More significant, Giuliani and Trump’s reported actions raise the real specter of a federal criminal bribery and extortion conspiracy. While Attorney General William Barr has made it clear that he will not prosecute Trump due to current DOJ policy, Giuliani enjoys no such privilege or immunity. And, while the factual record is not fully developed, federal investigations are opened every day against people with far less known and incriminating information. Any objective prosecutor, I believe, would agree with that.

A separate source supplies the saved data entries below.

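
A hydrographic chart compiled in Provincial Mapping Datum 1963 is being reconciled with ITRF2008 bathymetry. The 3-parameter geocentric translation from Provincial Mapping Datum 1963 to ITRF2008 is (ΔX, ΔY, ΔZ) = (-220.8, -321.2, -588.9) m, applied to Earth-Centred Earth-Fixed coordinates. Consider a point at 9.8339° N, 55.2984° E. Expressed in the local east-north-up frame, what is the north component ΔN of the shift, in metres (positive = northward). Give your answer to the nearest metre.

The local north axis is (−sin φ cos λ, −sin φ sin λ, cos φ), giving ΔN = 21.469 + 45.101 − 580.247 = -513.68 m.

ΔN = -514 m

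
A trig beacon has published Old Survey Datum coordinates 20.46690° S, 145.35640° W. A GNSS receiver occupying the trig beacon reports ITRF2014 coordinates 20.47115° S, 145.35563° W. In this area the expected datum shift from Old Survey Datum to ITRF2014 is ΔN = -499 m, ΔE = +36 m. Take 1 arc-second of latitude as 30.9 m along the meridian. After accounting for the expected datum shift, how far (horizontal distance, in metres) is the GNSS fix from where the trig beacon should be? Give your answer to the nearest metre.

Observed coordinate differences: Δφ = -0.00425°, Δλ = +0.00077°.
Converting to metres (1° lat = 111240 m, cos φ = 0.936874): observed ΔN = -472.8 m, observed ΔE = 80.2 m.
Subtracting the expected shift leaves a residual of -472.8 − (-499) = 26.2 m north and 80.2 − (36) = 44.2 m east.
Residual distance = √(26.2² + 44.2²) = 51.4 m.

51 m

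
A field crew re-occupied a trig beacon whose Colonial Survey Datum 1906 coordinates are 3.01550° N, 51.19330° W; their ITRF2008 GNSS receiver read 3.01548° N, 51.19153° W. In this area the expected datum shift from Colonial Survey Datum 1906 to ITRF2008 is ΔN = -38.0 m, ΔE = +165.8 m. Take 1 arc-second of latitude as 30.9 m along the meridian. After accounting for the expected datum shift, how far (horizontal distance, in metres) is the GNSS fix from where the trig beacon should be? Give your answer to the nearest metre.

47 m

Observed coordinate differences: Δφ = -0.00002°, Δλ = +0.00177°.
Converting to metres (1° lat = 111240 m, cos φ = 0.998615): observed ΔN = -2.2 m, observed ΔE = 196.6 m.
Subtracting the expected shift leaves a residual of -2.2 − (-38.0) = 35.8 m north and 196.6 − (165.8) = 30.8 m east.
Residual distance = √(35.8² + 30.8²) = 47.2 m.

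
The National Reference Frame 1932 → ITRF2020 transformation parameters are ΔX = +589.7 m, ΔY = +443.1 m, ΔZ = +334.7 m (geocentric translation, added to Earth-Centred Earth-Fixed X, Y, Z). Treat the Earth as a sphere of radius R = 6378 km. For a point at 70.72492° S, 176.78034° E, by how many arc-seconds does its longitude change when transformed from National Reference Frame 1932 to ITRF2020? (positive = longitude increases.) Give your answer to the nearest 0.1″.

sin φ = -0.943945, cos φ = 0.330104, sin λ = 0.056164, cos λ = -0.998422.
East component: ΔE = −sin λ·ΔX + cos λ·ΔY = −(0.056164)(589.7) + (-0.998422)(443.1) = -475.52 m.
1° of latitude spans πR/180 = 111317 m; at latitude φ, 1° of longitude spans that × cos φ = 36746.2 m, so Δλ = -475.52 / 36746.2 × 3600 = -46.586″.

Δλ = -46.6″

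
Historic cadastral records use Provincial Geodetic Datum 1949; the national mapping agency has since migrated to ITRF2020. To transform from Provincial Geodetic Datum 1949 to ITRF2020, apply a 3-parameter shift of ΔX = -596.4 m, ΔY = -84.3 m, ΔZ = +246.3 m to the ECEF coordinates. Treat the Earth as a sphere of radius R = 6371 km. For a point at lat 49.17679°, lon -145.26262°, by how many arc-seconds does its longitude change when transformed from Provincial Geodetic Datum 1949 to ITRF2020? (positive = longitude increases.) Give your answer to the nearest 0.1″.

sin φ = 0.756730, cos φ = 0.653727, sin λ = -0.569816, cos λ = -0.821772.
East component: ΔE = −sin λ·ΔX + cos λ·ΔY = −(-0.569816)(-596.4) + (-0.821772)(-84.3) = -270.56 m.
1° of latitude spans πR/180 = 111195 m; at latitude φ, 1° of longitude spans that × cos φ = 72691.1 m, so Δλ = -270.56 / 72691.1 × 3600 = -13.400″.

Δλ = -13.4″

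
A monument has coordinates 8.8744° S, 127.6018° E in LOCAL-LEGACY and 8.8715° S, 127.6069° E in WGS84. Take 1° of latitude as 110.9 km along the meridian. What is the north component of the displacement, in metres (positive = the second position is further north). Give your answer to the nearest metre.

Δφ = -8.8715° − -8.8744° = +0.0029°; Δλ = 127.6069° − 127.6018° = +0.0051°.
ΔN = Δφ × 110900 = 321.6 m; ΔE = Δλ × 110900 × cos(-8.8744°) = +0.0051 × 110900 × 0.988029 = 558.8 m.

ΔN = 322 m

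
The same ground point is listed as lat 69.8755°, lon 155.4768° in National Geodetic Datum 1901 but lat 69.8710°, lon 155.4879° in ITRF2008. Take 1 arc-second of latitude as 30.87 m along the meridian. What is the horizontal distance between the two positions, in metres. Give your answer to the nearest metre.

656 m

Δφ = 69.8710° − 69.8755° = -0.0045°; Δλ = 155.4879° − 155.4768° = +0.0111°.
1° of latitude = 3600 × 30.87 = 111132 m.
ΔN = Δφ × 111132 = -500.1 m; ΔE = Δλ × 111132 × cos(69.8755°) = +0.0111 × 111132 × 0.344061 = 424.4 m.
Distance = √(ΔE² + ΔN²) = √(424.4² + (-500.1)²) = 655.9 m.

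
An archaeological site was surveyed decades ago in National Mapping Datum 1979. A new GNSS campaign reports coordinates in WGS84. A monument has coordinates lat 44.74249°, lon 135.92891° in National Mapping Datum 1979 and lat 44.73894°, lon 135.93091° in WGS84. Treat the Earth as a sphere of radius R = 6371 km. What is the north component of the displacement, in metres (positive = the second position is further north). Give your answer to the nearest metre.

ΔN = -395 m

Δφ = 44.73894° − 44.74249° = -0.00355°; Δλ = 135.93091° − 135.92891° = +0.00200°.
1° along a meridian = πR/180 = 111195 m.
ΔN = Δφ × 111195 = -394.7 m; ΔE = Δλ × 111195 × cos(44.74249°) = +0.00200 × 111195 × 0.710278 = 158.0 m.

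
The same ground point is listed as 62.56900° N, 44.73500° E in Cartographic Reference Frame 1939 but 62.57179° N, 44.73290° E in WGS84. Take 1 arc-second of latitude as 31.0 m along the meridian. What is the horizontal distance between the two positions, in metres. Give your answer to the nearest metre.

330 m

Δφ = 62.57179° − 62.56900° = +0.00279°; Δλ = 44.73290° − 44.73500° = -0.00210°.
1° of latitude = 3600 × 31.00 = 111600 m.
ΔN = Δφ × 111600 = 311.4 m; ΔE = Δλ × 111600 × cos(62.56900°) = -0.00210 × 111600 × 0.460680 = -108.0 m.
Distance = √(ΔE² + ΔN²) = √((-108.0)² + 311.4²) = 329.6 m.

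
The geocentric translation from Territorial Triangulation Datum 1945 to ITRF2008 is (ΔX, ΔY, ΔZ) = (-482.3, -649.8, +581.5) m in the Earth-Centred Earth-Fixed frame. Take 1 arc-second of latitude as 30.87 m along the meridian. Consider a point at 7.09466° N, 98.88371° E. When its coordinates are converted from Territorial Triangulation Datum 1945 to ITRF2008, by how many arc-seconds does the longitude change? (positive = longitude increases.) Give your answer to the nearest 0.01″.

Δλ = 18.83″

sin φ = 0.123509, cos φ = 0.992343, sin λ = 0.988004, cos λ = -0.154429.
East component: ΔE = −sin λ·ΔX + cos λ·ΔY = −(0.988004)(-482.3) + (-0.154429)(-649.8) = 576.86 m.
1° of latitude spans 3600 × 30.87 = 111132 m; at latitude φ, 1° of longitude spans that × cos φ = 110281.1 m, so Δλ = 576.86 / 110281.1 × 3600 = 18.831″.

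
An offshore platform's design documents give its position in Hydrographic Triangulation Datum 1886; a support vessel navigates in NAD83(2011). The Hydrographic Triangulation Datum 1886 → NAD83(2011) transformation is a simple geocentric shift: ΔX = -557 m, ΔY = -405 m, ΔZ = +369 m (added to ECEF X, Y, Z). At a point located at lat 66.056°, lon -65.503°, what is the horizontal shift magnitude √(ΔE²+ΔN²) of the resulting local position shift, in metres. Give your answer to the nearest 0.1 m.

675.2 m

The local east axis at (φ, λ) is (−sin λ, cos λ, 0), so ΔE = −sin(-65.503°)·(-557) + cos(-65.503°)·(-405) = -674.79 m.
The local north axis is (−sin φ cos λ, −sin φ sin λ, cos φ), giving ΔN = 211.082 − 336.827 + 149.756 = 24.01 m.
Horizontal magnitude = √(ΔE² + ΔN²) = √((-674.79)² + 24.01²) = 675.22 m.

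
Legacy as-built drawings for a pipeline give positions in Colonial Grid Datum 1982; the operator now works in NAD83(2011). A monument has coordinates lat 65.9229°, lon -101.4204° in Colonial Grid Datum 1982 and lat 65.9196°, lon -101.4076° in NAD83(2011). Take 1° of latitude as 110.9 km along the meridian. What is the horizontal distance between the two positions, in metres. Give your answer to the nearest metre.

685 m

Δφ = 65.9196° − 65.9229° = -0.0033°; Δλ = -101.4076° − -101.4204° = +0.0128°.
ΔN = Δφ × 110900 = -366.0 m; ΔE = Δλ × 110900 × cos(65.9229°) = +0.0128 × 110900 × 0.407966 = 579.1 m.
Distance = √(ΔE² + ΔN²) = √(579.1² + (-366.0)²) = 685.1 m.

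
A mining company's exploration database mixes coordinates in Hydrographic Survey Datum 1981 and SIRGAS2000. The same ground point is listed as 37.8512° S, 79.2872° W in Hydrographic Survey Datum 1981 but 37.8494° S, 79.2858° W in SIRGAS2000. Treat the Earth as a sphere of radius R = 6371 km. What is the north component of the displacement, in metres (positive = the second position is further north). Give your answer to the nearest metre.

Δφ = -37.8494° − -37.8512° = +0.0018°; Δλ = -79.2858° − -79.2872° = +0.0014°.
1° along a meridian = πR/180 = 111195 m.
ΔN = Δφ × 111195 = 200.2 m; ΔE = Δλ × 111195 × cos(-37.8512°) = +0.0014 × 111195 × 0.789607 = 122.9 m.

ΔN = 200 m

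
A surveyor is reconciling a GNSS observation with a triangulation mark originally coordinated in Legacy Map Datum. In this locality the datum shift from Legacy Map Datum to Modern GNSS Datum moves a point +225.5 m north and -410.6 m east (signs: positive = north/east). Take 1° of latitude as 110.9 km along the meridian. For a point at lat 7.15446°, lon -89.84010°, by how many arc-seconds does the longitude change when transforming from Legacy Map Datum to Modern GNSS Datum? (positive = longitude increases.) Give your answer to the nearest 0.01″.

Δλ = -13.43″

At latitude 7.15446°, cos φ = 0.992214.
1° of longitude at this latitude = 110.9 × cos φ = 110.04 km, so Δλ = -410.6 / 110036.5 = -0.0037315° = -13.433″.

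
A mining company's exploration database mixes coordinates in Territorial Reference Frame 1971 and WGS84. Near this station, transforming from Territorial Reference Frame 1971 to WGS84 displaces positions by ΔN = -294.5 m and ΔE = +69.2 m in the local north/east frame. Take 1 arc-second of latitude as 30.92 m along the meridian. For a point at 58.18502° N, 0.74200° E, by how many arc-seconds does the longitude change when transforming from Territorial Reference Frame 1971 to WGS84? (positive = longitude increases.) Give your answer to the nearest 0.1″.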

As explained by my colleague, former U.S. Attorney Barbara McQuade, in the Daily Beast, it is a crime under the federal bribery statute for a public official to demand anything of value in exchange for performing an official act. Additionally, the Hobbs Act defines extortion as "obtaining property from another, with his consent, under color of official right." McQuade continues:
The essence of both crimes is a demand by a public official to obtain something for himself to which he is not entitled in exchange for performing an official act of his office. Here, if the reporting is correct, Trump may be similarly committing bribery and extortion by using the power of his office to demand a thing of value, dirt on Biden, in exchange for an official act, the provision of military aid. This is precisely the kind of old-fashioned corruption scheme that the bribery and extortion statutes were designed to punish.
And, if Giuliani assisted or agreed to assist this scheme — even if he did not fully adopt the entire plan — may have aided and abetted or conspired to commit those same crimes. In addition, the Foreign Corrupt Practices Act makes it illegal for a U.S. citizen to corruptly offer “anything of value” to a foreign official to retain business or influence an official decision.

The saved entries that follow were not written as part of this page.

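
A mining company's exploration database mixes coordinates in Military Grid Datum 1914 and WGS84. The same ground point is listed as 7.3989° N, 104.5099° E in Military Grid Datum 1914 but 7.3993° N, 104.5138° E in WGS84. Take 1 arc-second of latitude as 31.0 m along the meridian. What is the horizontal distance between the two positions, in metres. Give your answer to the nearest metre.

Δφ = 7.3993° − 7.3989° = +0.0004°; Δλ = 104.5138° − 104.5099° = +0.0039°.
1° of latitude = 3600 × 31.00 = 111600 m.
ΔN = Δφ × 111600 = 44.6 m; ΔE = Δλ × 111600 × cos(7.3989°) = +0.0039 × 111600 × 0.991674 = 431.6 m.
Distance = √(ΔE² + ΔN²) = √(431.6² + 44.6²) = 433.9 m.

434 m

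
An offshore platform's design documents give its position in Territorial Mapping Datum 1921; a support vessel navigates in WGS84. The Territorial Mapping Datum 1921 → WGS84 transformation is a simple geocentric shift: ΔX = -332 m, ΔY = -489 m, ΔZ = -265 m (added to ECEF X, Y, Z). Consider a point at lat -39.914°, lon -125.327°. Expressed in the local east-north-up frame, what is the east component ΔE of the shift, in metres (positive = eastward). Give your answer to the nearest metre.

ΔE = 12 m

At φ = -39.914°, λ = -125.327°: sin φ = -0.641637, cos φ = 0.767008, sin λ = -0.815865, cos λ = -0.578242.
ΔE = −sin λ·ΔX + cos λ·ΔY = −(-0.815865)·(-332) + (-0.578242)·(-489) = 11.89 m.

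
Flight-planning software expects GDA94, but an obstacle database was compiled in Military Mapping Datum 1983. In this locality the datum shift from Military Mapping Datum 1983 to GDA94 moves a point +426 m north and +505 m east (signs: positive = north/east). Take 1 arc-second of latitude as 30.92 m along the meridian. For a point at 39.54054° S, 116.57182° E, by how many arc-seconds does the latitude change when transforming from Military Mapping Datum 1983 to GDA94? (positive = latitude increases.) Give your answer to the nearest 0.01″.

Δφ = 13.78″

1″ of latitude = 30.92 m, so Δφ = 426.0 / 30.92 = 13.777″.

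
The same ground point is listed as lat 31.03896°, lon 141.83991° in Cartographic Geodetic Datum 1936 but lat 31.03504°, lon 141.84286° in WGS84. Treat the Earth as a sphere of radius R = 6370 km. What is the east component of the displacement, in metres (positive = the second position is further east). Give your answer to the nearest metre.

Δφ = 31.03504° − 31.03896° = -0.00392°; Δλ = 141.84286° − 141.83991° = +0.00295°.
1° along a meridian = πR/180 = 111177 m.
ΔN = Δφ × 111177 = -435.8 m; ΔE = Δλ × 111177 × cos(31.03896°) = +0.00295 × 111177 × 0.856817 = 281.0 m.

ΔE = 281 m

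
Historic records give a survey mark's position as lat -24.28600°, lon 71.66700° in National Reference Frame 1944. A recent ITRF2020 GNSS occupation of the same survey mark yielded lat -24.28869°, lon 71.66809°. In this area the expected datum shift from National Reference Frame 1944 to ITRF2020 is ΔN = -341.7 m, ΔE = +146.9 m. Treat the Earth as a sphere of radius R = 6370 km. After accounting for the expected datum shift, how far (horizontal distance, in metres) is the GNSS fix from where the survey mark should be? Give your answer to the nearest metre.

56 m

Observed coordinate differences: Δφ = -0.00269°, Δλ = +0.00109°.
Converting to metres (1° lat = 111177 m, cos φ = 0.911504): observed ΔN = -299.1 m, observed ΔE = 110.5 m.
Subtracting the expected shift leaves a residual of -299.1 − (-341.7) = 42.6 m north and 110.5 − (146.9) = -36.4 m east.
Residual distance = √(42.6² + (-36.4)²) = 56.1 m.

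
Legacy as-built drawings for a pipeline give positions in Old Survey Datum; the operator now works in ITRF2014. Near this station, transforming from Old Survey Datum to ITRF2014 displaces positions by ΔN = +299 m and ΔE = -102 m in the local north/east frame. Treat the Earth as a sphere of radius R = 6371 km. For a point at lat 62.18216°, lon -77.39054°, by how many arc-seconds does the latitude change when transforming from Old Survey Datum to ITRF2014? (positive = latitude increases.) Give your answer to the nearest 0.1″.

On a sphere of radius R, 1 rad of latitude = R, so Δφ = ΔN / R = 299.0 / 6371000 = 4.6931e-05 rad = 9.680″.

Δφ = 9.7″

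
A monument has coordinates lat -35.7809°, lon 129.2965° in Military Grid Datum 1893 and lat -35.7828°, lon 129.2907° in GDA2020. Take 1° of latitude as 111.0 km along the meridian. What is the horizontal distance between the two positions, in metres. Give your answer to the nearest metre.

Δφ = -35.7828° − -35.7809° = -0.0019°; Δλ = 129.2907° − 129.2965° = -0.0058°.
ΔN = Δφ × 111000 = -210.9 m; ΔE = Δλ × 111000 × cos(-35.7809°) = -0.0058 × 111000 × 0.811259 = -522.3 m.
Distance = √(ΔE² + ΔN²) = √((-522.3)² + (-210.9)²) = 563.3 m.

563 m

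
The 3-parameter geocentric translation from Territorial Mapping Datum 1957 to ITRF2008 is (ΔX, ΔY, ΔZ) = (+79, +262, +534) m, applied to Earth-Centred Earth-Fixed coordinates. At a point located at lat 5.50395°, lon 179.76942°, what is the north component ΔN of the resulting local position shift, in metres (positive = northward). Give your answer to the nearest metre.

At φ = 5.50395°, λ = 179.76942°: sin φ = 0.095914, cos φ = 0.995390, sin λ = 0.004024, cos λ = -0.999992.
ΔN = −sin φ cos λ·ΔX − sin φ sin λ·ΔY + cos φ·ΔZ = −(0.095914)(-0.999992)(79) − (0.095914)(0.004024)(262) + (0.995390)(534) = 539.01 m.

ΔN = 539 m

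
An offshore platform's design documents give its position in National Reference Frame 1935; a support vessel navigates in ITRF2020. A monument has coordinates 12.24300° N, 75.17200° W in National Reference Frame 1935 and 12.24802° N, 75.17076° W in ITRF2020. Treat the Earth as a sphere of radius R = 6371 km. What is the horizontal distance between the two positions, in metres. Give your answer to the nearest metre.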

Giuliani defended himself by claiming that “no money was mentioned, no quid pro quo,” in the call between Trump and the Ukranian president. Let’s see if that’s true. But more important, Giuliani — a former mob prosecutor — surely knows that most crimes don’t happen so explicitly. In 16 years of listening to criminals on wiretaps, I rarely heard anyone say, “If you don’t give me X, I will do Y.” That’s not how mafia bosses work. They make a “request” and others follow up with the demand. The law is very clear that a quid pro quo need not be explicit for a crime to have taken place. It can be inferred from the facts as a whole.

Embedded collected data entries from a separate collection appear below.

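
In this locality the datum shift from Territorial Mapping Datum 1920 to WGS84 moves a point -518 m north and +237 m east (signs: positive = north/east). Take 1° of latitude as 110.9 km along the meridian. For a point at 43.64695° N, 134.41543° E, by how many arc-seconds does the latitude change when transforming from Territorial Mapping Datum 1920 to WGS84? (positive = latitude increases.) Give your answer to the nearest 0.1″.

Δφ = -16.8″

1° of latitude = 110.9 km, so Δφ = -518.0 / 110900 = -0.0046709° = -16.815″.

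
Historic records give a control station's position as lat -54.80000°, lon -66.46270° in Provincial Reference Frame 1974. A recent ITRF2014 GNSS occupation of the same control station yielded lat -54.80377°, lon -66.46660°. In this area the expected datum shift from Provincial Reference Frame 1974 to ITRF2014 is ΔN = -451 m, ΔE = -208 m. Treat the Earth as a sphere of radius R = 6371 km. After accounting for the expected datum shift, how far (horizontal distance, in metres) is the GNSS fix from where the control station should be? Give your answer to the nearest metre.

53 m

Observed coordinate differences: Δφ = -0.00377°, Δλ = -0.00390°.
Converting to metres (1° lat = 111195 m, cos φ = 0.576432): observed ΔN = -419.2 m, observed ΔE = -250.0 m.
Subtracting the expected shift leaves a residual of -419.2 − (-451) = 31.8 m north and -250.0 − (-208) = -42.0 m east.
Residual distance = √(31.8² + (-42.0)²) = 52.7 m.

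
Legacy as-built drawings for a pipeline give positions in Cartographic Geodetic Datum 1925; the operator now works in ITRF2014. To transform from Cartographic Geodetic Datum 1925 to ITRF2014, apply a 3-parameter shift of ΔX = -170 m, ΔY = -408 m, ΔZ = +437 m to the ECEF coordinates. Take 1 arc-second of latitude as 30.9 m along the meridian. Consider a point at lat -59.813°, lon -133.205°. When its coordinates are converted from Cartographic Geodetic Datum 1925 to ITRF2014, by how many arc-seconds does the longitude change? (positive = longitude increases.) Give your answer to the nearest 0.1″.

sin φ = -0.864389, cos φ = 0.502824, sin λ = -0.728909, cos λ = -0.684611.
East component: ΔE = −sin λ·ΔX + cos λ·ΔY = −(-0.728909)(-170) + (-0.684611)(-408) = 155.41 m.
1° of latitude spans 3600 × 30.90 = 111240 m; at latitude φ, 1° of longitude spans that × cos φ = 55934.1 m, so Δλ = 155.41 / 55934.1 × 3600 = 10.002″.

Δλ = 10.0″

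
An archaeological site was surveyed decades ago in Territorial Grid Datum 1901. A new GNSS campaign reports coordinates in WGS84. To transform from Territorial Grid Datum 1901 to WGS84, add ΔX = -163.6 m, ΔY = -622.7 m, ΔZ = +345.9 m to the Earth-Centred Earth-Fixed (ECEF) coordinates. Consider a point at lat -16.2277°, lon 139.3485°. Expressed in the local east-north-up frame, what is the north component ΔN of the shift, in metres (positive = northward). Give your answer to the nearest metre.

ΔN = 253 m

At φ = -16.2277°, λ = 139.3485°: sin φ = -0.279455, cos φ = 0.960159, sin λ = 0.651456, cos λ = -0.758686.
ΔN = −sin φ cos λ·ΔX − sin φ sin λ·ΔY + cos φ·ΔZ = −(-0.279455)(-0.758686)(-163.6) − (-0.279455)(0.651456)(-622.7) + (0.960159)(345.9) = 253.44 m.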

Even if there was no quid pro quo (no withholding of military aid, in this case), Giuliani was clearly acting on behalf of Trump’s campaign in seeking to persuade Ukraine to “investigate” the Bidens. Federal law prohibits a foreign national from directly or indirectly making a “contribution or donation of money or other thing of value” in connection with a U.S. election, and prohibits a person from soliciting, accepting or receiving such a contribution or donation from a foreign national. Damaging information about a political opponent could fit within this definition, meaning Trump and Giuliani solicited an illegal “thing of value” from a foreign national in connection with an election.